Метров на пятьдесят ниже, у подножья невысокого холма, пролегал узкий проселок, по нему шагал человек в широкополой соломенной шляпе, синей рубахе и каких-то светлых брюках. Под мышкой он нес что-то вроде альбома, а за спиной на ремнях у него висел — нет, не рюкзак, скорее штатив. За человеком следовала голубая тень, единственное холодное пятно на теплой, солнечной, ласкающей взгляд сельской шири.
Я мучительно вспоминал, где я уже видел эту ничем не примечательную сцену и как я мог ее видеть, если в эти места попал впервые. Тут кто-то сказал: «Смотрите, совсем вангоговский пейзаж!», и передо мной тут же всплыла картина арльского периода «Художник на дороге в Тараскон», и еще одна, «Башмаки», — высокие, грубые, обитые гвоздями. Стоптанные, пыльные, они были как тяжкая людская судьба — грустные, брошенные. В таких башмаках ходят по стерне и по пыльным, каменистым сельским дорогам. Учеником гимназии я ходил в Академию художеств на лекции Николая Райнова о человеке и художнике Ван Гоге. Он говорил тихо, спокойно, показывал диапозитивы его картин, а когда на белом полотне появились эти башмаки, заплакал. Не помню, что он сказал, но помню наступившее вслед за этим молчание…
И внезапно человек, который с таким сочувствием рисовал бедняков, их скромную трапезу, соломенные хижины, натюрморты из двух-трех яблок, стол и стул или просто башмаки, словно ожил передо мной. Мне показалось, что я его вижу. Я видел человека, шагающего по проселку. Видел его голубую тень, которая тащилась за ним, как сама усталость и забота, его одиночество и саднящую боль за людей. Рассказывают, что он ходил в рабочей блузе и широкополой панаме. Рукава его блузы были вечно вымазаны масляными красками, в разговоре он горячился и жестикулировал, и это производило странное впечатление на окружающих, потому что мало кто из них жил судьбой искусства.
Ван Гог приехал в Прованс в надежде создать живописную школу в содружестве с несколькими художниками, но остался в одиночестве. К нему ненадолго приехал Гоген, но дело кончилось скандалом и автопортретом Ван Гога с повязкой на ухе. Жизнь в Арле ничего ему не дала: ни школы живописи, ни денег на существование, ни спокойствия. От нее остались только картины, наброски, письма к брату Тео, — плоды до изнеможения напряженной работы, насыщенные южным солнцем и теплыми красками, которые так отличались от серо-зеленой Голландии, влажной, сырой и туманной.

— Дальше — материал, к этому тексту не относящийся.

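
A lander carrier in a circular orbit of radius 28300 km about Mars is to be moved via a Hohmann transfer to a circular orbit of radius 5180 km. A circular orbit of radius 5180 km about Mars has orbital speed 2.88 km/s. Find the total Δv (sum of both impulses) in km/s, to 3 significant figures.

Δv = 1.41 km/s

From the circular-orbit relation v² = μ/r at r = 5180 km: μ = v²r = (2.88)² × 5180 = 42965.0 km³/s².
The Hohmann ellipse has a_t = (r₁ + r₂)/2 = 16740 km.
Circular speed at r₁: v₁ = √(μ/r₁) = √(42965.0/28300) = 1.23215 km/s.
Transfer-orbit speed at r₁ (v² = μ(2/r − 1/a)): v_a = √[μ(2/r₁ − 1/a_t)] = 0.685411 km/s.
First burn Δv₁ = |v_a − v₁| = 0.5467 km/s.
At r₂, v₂ = √(μ/r₂) = 2.8800 km/s.
Transfer-orbit speed at r₂: v_p = √[μ(2/r₂ − 1/a_t)] = 3.7446 km/s.
Second burn Δv₂ = |v₂ − v_p| = 0.8646 km/s.
Total Δv = Δv₁ + Δv₂ = 1.411 km/s.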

Через несколько дней, уже дома, я снова вернулся к письмам художника. Я недоумевал, как можно понять их без его картин и как можно почувствовать его картины без его писем…
«Я глотаю природу», — часто говорил художник.
Он глотал ее и снова возвращал людям в виде пламени — желтого, красного и синего, цветного, насыщенного. Художник мало ел и много рисовал, мало говорил и много работал, пил слабый кофе или крепкий абсент, и в конце концов, истощенный, изнемогающий от слабости, он слег.
Он искал розовые и красно-оранжевые тона, пурпур солнца и желтое золото полей, нежный румянец цветущих персиков и лиловые тени пашни, восклицая: «Великий боже, когда мы, наконец, увидим поколение художников, крепких телом?!»
Он его так и не увидел.
И его восклицание затерялось в молчании прованского утра.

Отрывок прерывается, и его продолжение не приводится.